Monday, December 26, 2011

The morning Gérard balked

To our great friend Gérard, you will remember, had been given that assurance of breeding which his habits exuded so fragrantly that none of us ever attributed it to anything so commonplace as scent. But this morning we must concern ourselves less with his mode than with his assurance, as he unaccountably found himself awakening in the loading dock of the Pierre Hotel, at an hour he was deprived of guessing, in a place which bore no semblance to his experience, even as a reader of Solzhenitsyn. To a man who hasn't had to give any thought to his scent since his christening, it wasn't merely the context of his awakening which lacked those dozen or so external clues for his bearing. It was, rather, that the full force of the unexpected struck him then and there, that there truly could be a setting that didn't suggest to him Impériale.

It need hardly be said, that for a man as superbly grounded as Gérard there was no hasard of being seduced by the extraordinary, and so it wasn't with shock that he entertained this speculation. With the composed stance of the calm surveyor of the passing scene, he noted first that there wasn't any: that the more he looked, not only was Christopher Robin out, but so, in a sense, was he. It was this genius for the assimilation of a first impression which, we would say, distinguished Gérard always from the flâneurs of his generation and before, whose invention of the petty would always get them a lunch. Had he known he was at the Pierre, of course - had he, for that matter, any reason to suppose he could have been at the Pierre, with his own club so nearby - he might have rung down for a plate of eggs and a bathrobe, but something told him there was no down for ringing from this place.

The cascade of logic which coursed through his mind upon this flicker of dispensing with Impériale soon suffused enough of his consciousness to spread something very like a smile across his face, as he relished the absence of whole tributaries of everyday assumption which flowed so consequentially from that thought, and embraced his present condition with such immaculateness. Far from contemplating any exit from this estate, he took it into his mind as he took it into his eye, that he made as much of a difference to it as it did to him, and it wasn't merely the novelty of this concep-tion which moved him. 

Mark Rothko
Untitled, 1949
National Gallery
  of Art


  1. The Rothko works so brilliantly right were it is placed. Just great. A beautiful, bright sunny day after Christmas.

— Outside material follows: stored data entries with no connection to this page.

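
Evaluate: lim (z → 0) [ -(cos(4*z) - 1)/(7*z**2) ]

8/7

Direct substitution gives 0/0.
Apply L'Hôpital: lim (-4*sin(4*z))/(-14*z), still 0/0.
After 2 applications of L'Hôpital's rule the quotient is (-16*cos(4*z))/(-14); substituting z = 0 gives 8/7.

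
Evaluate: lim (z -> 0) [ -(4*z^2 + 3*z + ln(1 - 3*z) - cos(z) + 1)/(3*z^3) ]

Substitution gives 0/0; apply L'Hôpital's rule 3 times.
After differentiating numerator and denominator 3 times the quotient is (-sin(z) + 54/(3*z - 1)^3)/(-18); at z = 0 this is 3.

3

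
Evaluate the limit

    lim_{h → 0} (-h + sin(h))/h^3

Direct substitution gives 0/0.
Apply L'Hôpital: lim (cos(h) - 1)/(3*h^2), still 0/0.
Apply L'Hôpital: lim (-sin(h))/(6*h), still 0/0.
After 3 applications of L'Hôpital's rule the quotient is (-cos(h))/(6); substituting h = 0 gives -1/6.

-1/6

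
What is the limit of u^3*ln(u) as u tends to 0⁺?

This is a 0·(−∞) form. Rewrite as 1·ln(u) / u^(−3) and apply L'Hôpital:
the derivative quotient is 1·(1/u) / (−3·u^(−4)) = (-1/3)·u^3 → 0.

0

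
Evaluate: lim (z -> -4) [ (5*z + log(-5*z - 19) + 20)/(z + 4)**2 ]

-25/2

Direct substitution gives 0/0.
Apply L'Hôpital: lim (5 - 5/(-5*z - 19))/(2*z + 8), still 0/0.
After 2 applications of L'Hôpital's rule the quotient is (-25/(-5*z - 19)^2)/(2); substituting z = -4 gives -25/2.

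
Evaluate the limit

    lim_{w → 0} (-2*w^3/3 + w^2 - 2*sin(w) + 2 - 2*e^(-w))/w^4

Substitution gives 0/0 (the numerator vanishes to order 4).
Expand each term to order w^4: the coefficient of w^4 in -2·e^(-w) is -1/12 and in -2·sin(w) is 0.
Lower-order terms cancel with the polynomial part, so the numerator is (-1/12)·w^4 + o(w^4), and the limit is (-1/12)/(1) = -1/12.

-1/12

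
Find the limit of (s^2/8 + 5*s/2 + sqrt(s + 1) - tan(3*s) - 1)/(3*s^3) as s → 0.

Substitution gives 0/0 (the numerator vanishes to order 3).
Expand each term to order s^3: the coefficient of s^3 in −tan(3s) is -9 and in √(1 + s) is 1/16.
Lower-order terms cancel with the polynomial part, so the numerator is (-143/16)·s^3 + o(s^3), and the limit is (-143/16)/(3) = -143/48.

-143/48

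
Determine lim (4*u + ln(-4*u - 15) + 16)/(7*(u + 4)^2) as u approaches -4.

Direct substitution gives 0/0.
Apply L'Hôpital: lim (4 - 4/(-4*u - 15))/(14*u + 56), still 0/0.
After 2 applications of L'Hôpital's rule the quotient is (-16/(-4*u - 15)^2)/(14); substituting u = -4 gives -8/7.

-8/7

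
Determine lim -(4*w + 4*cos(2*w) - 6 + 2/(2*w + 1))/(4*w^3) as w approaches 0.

4

Substitution gives 0/0 (the numerator vanishes to order 3).
Expand each term to order w^3: the coefficient of w^3 in 2·1/(1 + 2w) is -16 and in 4·cos(2w) is 0.
Lower-order terms cancel with the polynomial part, so the numerator is (-16)·w^3 + o(w^3), and the limit is (-16)/(-4) = 4.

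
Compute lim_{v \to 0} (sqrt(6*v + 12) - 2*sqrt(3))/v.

Substitution gives 0/0. Multiply numerator and denominator by the conjugate √(12 + 6v) + √12.
The numerator becomes (12 + 6v) − 12 = 6v, so the expression simplifies to 6/(√(12 + 6v) + √12).
Letting v → 0 gives 6/(2√12) = √(3)/2.

√(3)/2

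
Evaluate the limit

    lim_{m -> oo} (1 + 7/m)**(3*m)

Write it as [(1 + 7/m)^m]^(3) · (1 + 7/m)^(0). The bracketed term tends to e^(7) and the second factor to 1, so the limit is e^(21).

e^(21)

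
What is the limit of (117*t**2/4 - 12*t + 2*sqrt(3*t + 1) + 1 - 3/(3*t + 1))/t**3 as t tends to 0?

Substitution gives 0/0; apply L'Hôpital's rule 3 times.
After differentiating numerator and denominator 3 times the quotient is (486/(3*t + 1)^4 + 81/(4*(3*t + 1)^(5/2)))/(6); at t = 0 this is 675/8.

675/8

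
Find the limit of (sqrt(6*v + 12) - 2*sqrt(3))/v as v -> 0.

√(3)/2

Substitution gives 0/0. Multiply numerator and denominator by the conjugate √(12 + 6v) + √12.
The numerator becomes (12 + 6v) − 12 = 6v, so the expression simplifies to 6/(√(12 + 6v) + √12).
Letting v → 0 gives 6/(2√12) = √(3)/2.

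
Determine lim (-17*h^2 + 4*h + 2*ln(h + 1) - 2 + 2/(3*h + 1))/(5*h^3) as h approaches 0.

-32/3

Substitution gives 0/0; apply L'Hôpital's rule 3 times.
After differentiating numerator and denominator 3 times the quotient is (-324/(3*h + 1)^4 + 4/(h + 1)^3)/(30); at h = 0 this is -32/3.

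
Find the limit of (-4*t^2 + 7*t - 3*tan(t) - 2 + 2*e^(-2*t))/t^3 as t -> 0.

-11/3

Substitution gives 0/0; apply L'Hôpital's rule 3 times.
After differentiating numerator and denominator 3 times the quotient is (12/cos(t)^2 - 18/cos(t)^4 - 16*e^(-2*t))/(6); at t = 0 this is -11/3.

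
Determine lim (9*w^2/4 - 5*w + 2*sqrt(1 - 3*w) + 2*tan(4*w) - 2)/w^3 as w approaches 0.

Substitution gives 0/0 (the numerator vanishes to order 3).
Expand each term to order w^3: the coefficient of w^3 in 2·√(1 - 3w) is -27/8 and in 2·tan(4w) is 128/3.
Lower-order terms cancel with the polynomial part, so the numerator is (943/24)·w^3 + o(w^3), and the limit is (943/24)/(1) = 943/24.

943/24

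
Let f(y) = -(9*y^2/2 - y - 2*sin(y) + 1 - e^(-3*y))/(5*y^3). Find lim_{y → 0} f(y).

-29/30

Substitution gives 0/0 (the numerator vanishes to order 3).
Expand each term to order y^3: the coefficient of y^3 in -2·sin(y) is 1/3 and in −e^(-3y) is 9/2.
Lower-order terms cancel with the polynomial part, so the numerator is (29/6)·y^3 + o(y^3), and the limit is (29/6)/(-5) = -29/30.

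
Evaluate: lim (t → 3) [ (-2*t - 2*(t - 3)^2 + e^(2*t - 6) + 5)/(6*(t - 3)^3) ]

Direct substitution gives 0/0.
Apply L'Hôpital: lim (-4*t + 2*e^(2*t - 6) + 10)/(18*(t - 3)^2), still 0/0.
Apply L'Hôpital: lim (4*e^(2*t - 6) - 4)/(36*t - 108), still 0/0.
After 3 applications of L'Hôpital's rule the quotient is (8*e^(2*t - 6))/(36); substituting t = 3 gives 2/9.

2/9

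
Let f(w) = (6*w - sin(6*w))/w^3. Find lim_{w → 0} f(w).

36

Direct substitution gives 0/0.
Apply L'Hôpital: lim (6 - 6*cos(6*w))/(3*w^2), still 0/0.
Apply L'Hôpital: lim (36*sin(6*w))/(6*w), still 0/0.
After 3 applications of L'Hôpital's rule the quotient is (216*cos(6*w))/(6); substituting w = 0 gives 36.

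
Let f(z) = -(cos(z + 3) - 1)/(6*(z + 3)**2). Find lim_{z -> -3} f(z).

1/12

Direct substitution gives 0/0.
Apply L'Hôpital: lim (-sin(z + 3))/(-12*z - 36), still 0/0.
After 2 applications of L'Hôpital's rule the quotient is (-cos(z + 3))/(-12); substituting z = -3 gives 1/12.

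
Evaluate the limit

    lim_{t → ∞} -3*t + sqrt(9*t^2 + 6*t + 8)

1

This has the form ∞ − ∞. Multiply and divide by the conjugate √(9*t^2 + 6*t + 8) + 3t.
That gives (6t + 8) / (√(9*t^2 + 6*t + 8) + 3t).
Divide numerator and denominator by t: the limit is 6/(2·3) = 1.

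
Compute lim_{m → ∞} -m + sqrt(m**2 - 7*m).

An ∞ − ∞ form. Rationalising with the conjugate, the difference becomes (-7m) / (√(m^2 - 7*m) + m).
For large m the denominator behaves like 2·m, so the quotient tends to -7/2 = -7/2.

-7/2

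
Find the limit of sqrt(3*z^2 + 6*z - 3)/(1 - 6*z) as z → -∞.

For large |z|, √(3*z^2 + 6*z - 3) ≈ √3·|z| and the denominator ≈ -6z.
Since z → −∞, |z| = −z, giving −√3/(-6) = √(3)/6.

√(3)/6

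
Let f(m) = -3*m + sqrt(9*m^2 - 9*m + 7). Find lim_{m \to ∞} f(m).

-3/2

An ∞ − ∞ form. Rationalising with the conjugate, the difference becomes (-9m + 7) / (√(9*m^2 - 9*m + 7) + 3m).
For large m the denominator behaves like 2·3m, so the quotient tends to -9/6 = -3/2.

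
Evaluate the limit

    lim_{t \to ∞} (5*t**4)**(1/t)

Base → ∞ and exponent → 0: an ∞^0 form.
Take logs: (1/t)·ln(5·t^4) = (ln 5 + 4·ln t)/t → 0.
So the limit is e^0 = 1.

1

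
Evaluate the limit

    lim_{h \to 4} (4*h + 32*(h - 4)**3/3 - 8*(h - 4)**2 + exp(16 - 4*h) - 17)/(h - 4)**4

Direct substitution gives 0/0.
Apply L'Hôpital: lim (-16*h + 32*(h - 4)^2 - 4*e^(16 - 4*h) + 68)/(4*(h - 4)^3), still 0/0.
Apply L'Hôpital: lim (64*h + 16*e^(16 - 4*h) - 272)/(12*(h - 4)^2), still 0/0.
Apply L'Hôpital: lim (64 - 64*e^(16 - 4*h))/(24*h - 96), still 0/0.
After 4 applications of L'Hôpital's rule the quotient is (256*e^(16 - 4*h))/(24); substituting h = 4 gives 32/3.

32/3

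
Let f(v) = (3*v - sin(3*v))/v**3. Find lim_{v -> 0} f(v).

9/2

Direct substitution gives 0/0.
Apply L'Hôpital: lim (3 - 3*cos(3*v))/(3*v^2), still 0/0.
Apply L'Hôpital: lim (9*sin(3*v))/(6*v), still 0/0.
After 3 applications of L'Hôpital's rule the quotient is (27*cos(3*v))/(6); substituting v = 0 gives 9/2.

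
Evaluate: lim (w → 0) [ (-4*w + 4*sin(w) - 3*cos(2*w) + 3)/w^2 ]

6

Substitution gives 0/0; apply L'Hôpital's rule 2 times.
After differentiating numerator and denominator 2 times the quotient is (-4*sin(w) + 12*cos(2*w))/(2); at w = 0 this is 6.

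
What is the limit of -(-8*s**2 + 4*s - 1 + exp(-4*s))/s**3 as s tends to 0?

Direct substitution gives 0/0.
Apply L'Hôpital: lim (-16*s + 4 - 4*e^(-4*s))/(-3*s^2), still 0/0.
Apply L'Hôpital: lim (-16 + 16*e^(-4*s))/(-6*s), still 0/0.
After 3 applications of L'Hôpital's rule the quotient is (-64*e^(-4*s))/(-6); substituting s = 0 gives 32/3.

32/3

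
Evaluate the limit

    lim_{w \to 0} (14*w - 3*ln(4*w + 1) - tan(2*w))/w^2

24

Substitution gives 0/0 (the numerator vanishes to order 2).
Expand each term to order w^2: the coefficient of w^2 in −tan(2w) is 0 and in -3·ln(1 + 4w) is 24.
Lower-order terms cancel with the polynomial part, so the numerator is (24)·w^2 + o(w^2), and the limit is (24)/(1) = 24.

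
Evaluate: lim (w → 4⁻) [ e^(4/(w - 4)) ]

As w → 4⁻, 4/(w - 4) → −∞, so e^(4/(w - 4)) → 0.

0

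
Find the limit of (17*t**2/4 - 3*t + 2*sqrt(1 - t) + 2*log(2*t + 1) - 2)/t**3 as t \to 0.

Substitution gives 0/0 (the numerator vanishes to order 3).
Expand each term to order t^3: the coefficient of t^3 in 2·ln(1 + 2t) is 16/3 and in 2·√(1 - t) is -1/8.
Lower-order terms cancel with the polynomial part, so the numerator is (125/24)·t^3 + o(t^3), and the limit is (125/24)/(1) = 125/24.

125/24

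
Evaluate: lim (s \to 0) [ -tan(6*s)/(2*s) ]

Substitution gives 0/0.
Since tan(u)/u → 1 as u → 0, tan(6s)/(6s) → 1 and the limit is 6/(-2) = -3.

-3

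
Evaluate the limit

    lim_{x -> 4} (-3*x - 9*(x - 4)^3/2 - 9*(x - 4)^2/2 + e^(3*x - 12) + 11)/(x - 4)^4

27/8

Direct substitution gives 0/0.
Apply L'Hôpital: lim (-9*x - 27*(x - 4)^2/2 + 3*e^(3*x - 12) + 33)/(4*(x - 4)^3), still 0/0.
Apply L'Hôpital: lim (-27*x + 9*e^(3*x - 12) + 99)/(12*(x - 4)^2), still 0/0.
Apply L'Hôpital: lim (27*e^(3*x - 12) - 27)/(24*x - 96), still 0/0.
After 4 applications of L'Hôpital's rule the quotient is (81*e^(3*x - 12))/(24); substituting x = 4 gives 27/8.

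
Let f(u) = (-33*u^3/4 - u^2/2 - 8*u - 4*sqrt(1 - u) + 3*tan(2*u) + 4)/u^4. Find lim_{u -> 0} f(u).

5/32

Substitution gives 0/0 (the numerator vanishes to order 4).
Expand each term to order u^4: the coefficient of u^4 in -4·√(1 - u) is 5/32 and in 3·tan(2u) is 0.
Lower-order terms cancel with the polynomial part, so the numerator is (5/32)·u^4 + o(u^4), and the limit is (5/32)/(1) = 5/32.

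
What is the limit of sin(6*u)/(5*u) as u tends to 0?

6/5

Substitution gives 0/0.
Write it as (6/5)·sin(6u)/(6u); since sin(θ)/θ → 1, the limit is 6/5.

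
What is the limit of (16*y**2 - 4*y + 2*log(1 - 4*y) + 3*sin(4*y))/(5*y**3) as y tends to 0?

Substitution gives 0/0; apply L'Hôpital's rule 3 times.
After differentiating numerator and denominator 3 times the quotient is (-192*cos(4*y) + 256/(4*y - 1)^3)/(30); at y = 0 this is -224/15.

-224/15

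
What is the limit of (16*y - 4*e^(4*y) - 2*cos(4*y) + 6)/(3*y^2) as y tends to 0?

Substitution gives 0/0 (the numerator vanishes to order 2).
Expand each term to order y^2: the coefficient of y^2 in -4·e^(4y) is -32 and in -2·cos(4y) is 16.
Lower-order terms cancel with the polynomial part, so the numerator is (-16)·y^2 + o(y^2), and the limit is (-16)/(3) = -16/3.

-16/3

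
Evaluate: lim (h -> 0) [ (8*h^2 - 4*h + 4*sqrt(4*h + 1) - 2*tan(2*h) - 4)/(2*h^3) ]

Substitution gives 0/0 (the numerator vanishes to order 3).
Expand each term to order h^3: the coefficient of h^3 in 4·√(1 + 4h) is 16 and in -2·tan(2h) is -16/3.
Lower-order terms cancel with the polynomial part, so the numerator is (32/3)·h^3 + o(h^3), and the limit is (32/3)/(2) = 16/3.

16/3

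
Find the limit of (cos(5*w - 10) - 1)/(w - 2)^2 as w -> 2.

-25/2

Direct substitution gives 0/0.
Apply L'Hôpital: lim (-5*sin(5*w - 10))/(2*w - 4), still 0/0.
After 2 applications of L'Hôpital's rule the quotient is (-25*cos(5*w - 10))/(2); substituting w = 2 gives -25/2.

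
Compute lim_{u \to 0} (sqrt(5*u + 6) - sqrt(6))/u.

Substitution gives 0/0. Multiply numerator and denominator by the conjugate √(6 + 5u) + √6.
The numerator becomes (6 + 5u) − 6 = 5u, so the expression simplifies to 5/(√(6 + 5u) + √6).
Letting u → 0 gives 5/(2√6) = 5*√(6)/12.

5*√(6)/12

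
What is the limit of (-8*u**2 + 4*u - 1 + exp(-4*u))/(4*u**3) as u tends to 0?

-8/3

Direct substitution gives 0/0.
Apply L'Hôpital: lim (-16*u + 4 - 4*e^(-4*u))/(12*u^2), still 0/0.
Apply L'Hôpital: lim (-16 + 16*e^(-4*u))/(24*u), still 0/0.
After 3 applications of L'Hôpital's rule the quotient is (-64*e^(-4*u))/(24); substituting u = 0 gives -8/3.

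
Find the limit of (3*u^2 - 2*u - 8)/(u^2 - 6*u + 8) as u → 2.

-5

Since u = 2 makes numerator and denominator zero, (u - 2) divides both.
Cancelling it gives (3*u + 4)/(u - 4); now plug in u = 2 to get -5.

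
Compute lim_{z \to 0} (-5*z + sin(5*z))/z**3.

Direct substitution gives 0/0.
Apply L'Hôpital: lim (5*cos(5*z) - 5)/(3*z^2), still 0/0.
Apply L'Hôpital: lim (-25*sin(5*z))/(6*z), still 0/0.
After 3 applications of L'Hôpital's rule the quotient is (-125*cos(5*z))/(6); substituting z = 0 gives -125/6.

-125/6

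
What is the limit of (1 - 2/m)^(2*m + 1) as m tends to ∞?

e^(-4)

Let L be the limit and take ln: ln L = lim (2m + 1)·ln(1 - 2/m) = lim (2m + 1)·(-2/m + O(1/m²)) = -4.
Hence L = e^(-4).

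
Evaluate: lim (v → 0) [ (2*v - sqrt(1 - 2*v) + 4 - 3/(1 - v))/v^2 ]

Substitution gives 0/0; apply L'Hôpital's rule 2 times.
After differentiating numerator and denominator 2 times the quotient is (6/(v - 1)^3 + (1 - 2*v)^(-3/2))/(2); at v = 0 this is -5/2.

-5/2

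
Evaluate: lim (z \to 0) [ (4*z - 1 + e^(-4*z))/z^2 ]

8

Direct substitution gives 0/0.
Apply L'Hôpital: lim (4 - 4*e^(-4*z))/(2*z), still 0/0.
After 2 applications of L'Hôpital's rule the quotient is (16*e^(-4*z))/(2); substituting z = 0 gives 8.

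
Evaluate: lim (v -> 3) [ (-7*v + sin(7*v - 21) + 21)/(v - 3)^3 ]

-343/6

Direct substitution gives 0/0.
Apply L'Hôpital: lim (7*cos(7*v - 21) - 7)/(3*(v - 3)^2), still 0/0.
Apply L'Hôpital: lim (-49*sin(7*v - 21))/(6*v - 18), still 0/0.
After 3 applications of L'Hôpital's rule the quotient is (-343*cos(7*v - 21))/(6); substituting v = 3 gives -343/6.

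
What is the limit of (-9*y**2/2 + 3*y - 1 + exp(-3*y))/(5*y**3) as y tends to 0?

Direct substitution gives 0/0.
Apply L'Hôpital: lim (-9*y + 3 - 3*e^(-3*y))/(15*y^2), still 0/0.
Apply L'Hôpital: lim (-9 + 9*e^(-3*y))/(30*y), still 0/0.
After 3 applications of L'Hôpital's rule the quotient is (-27*e^(-3*y))/(30); substituting y = 0 gives -9/10.

-9/10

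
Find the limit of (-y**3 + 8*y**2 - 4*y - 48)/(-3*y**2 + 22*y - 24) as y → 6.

Since y = 6 makes numerator and denominator zero, (y - 6) divides both.
Cancelling it gives (-y^2 + 2*y + 8)/(4 - 3*y); now plug in y = 6 to get 8/7.

8/7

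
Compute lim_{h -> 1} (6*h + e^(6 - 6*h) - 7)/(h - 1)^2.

Direct substitution gives 0/0.
Apply L'Hôpital: lim (6 - 6*e^(6 - 6*h))/(2*h - 2), still 0/0.
After 2 applications of L'Hôpital's rule the quotient is (36*e^(6 - 6*h))/(2); substituting h = 1 gives 18.

18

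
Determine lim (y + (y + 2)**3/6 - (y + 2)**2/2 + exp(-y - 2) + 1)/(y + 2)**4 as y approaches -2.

Direct substitution gives 0/0.
Apply L'Hôpital: lim (-y + (y + 2)^2/2 - e^(-y - 2) - 1)/(4*(y + 2)^3), still 0/0.
Apply L'Hôpital: lim (y + e^(-y - 2) + 1)/(12*(y + 2)^2), still 0/0.
Apply L'Hôpital: lim (1 - e^(-y - 2))/(24*y + 48), still 0/0.
After 4 applications of L'Hôpital's rule the quotient is (e^(-y - 2))/(24); substituting y = -2 gives 1/24.

1/24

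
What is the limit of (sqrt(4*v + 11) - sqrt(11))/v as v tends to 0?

A 0/0 form; rationalise with √(11 + 4v) + √11. This collapses the numerator to 4v, leaving 4/(√(11 + 4v) + √11) → 4/(2√11) = 2*√(11)/11.

2*√(11)/11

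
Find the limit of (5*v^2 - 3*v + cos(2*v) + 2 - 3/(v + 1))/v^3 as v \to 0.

3

Substitution gives 0/0; apply L'Hôpital's rule 3 times.
After differentiating numerator and denominator 3 times the quotient is (8*sin(2*v) + 18/(v + 1)^4)/(6); at v = 0 this is 3.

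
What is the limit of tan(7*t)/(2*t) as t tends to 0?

Substitution gives 0/0.
Since tan(u)/u → 1 as u → 0, tan(7t)/(7t) → 1 and the limit is 7/2.

7/2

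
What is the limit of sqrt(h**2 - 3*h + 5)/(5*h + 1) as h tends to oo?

For large |h|, √(h^2 - 3*h + 5) ≈ √1·|h| and the denominator ≈ 5h.
Since h → +∞, |h| = h, giving √1/(5) = 1/5.

1/5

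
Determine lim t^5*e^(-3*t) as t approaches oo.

0

Write as t^5/e^{3t}, an ∞/∞ form.
Exponential growth dominates any polynomial, so repeated L'Hôpital (or the standard result) gives 0.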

  2. Truly it was, even down here. I'm happy for Gérard, and grateful to you.

  3. You're very kind, Linnea, and I'm pleased to think you might like this. I hadn't wanted to publish anything "on top of" the early Christmas "Rosebud" posting, because I liked its feeling; but then 'comedy' intervened under pressure of the party atmosphere of the final week, so I was glad to try to let this entry go on for a little while. But I fear the pressure of jests and resolutions (is there a difference) must eventually prevail. Kind of you to come, and to adding to my happiness to present this greeting. Who knows. We may see Gérard again; I like him.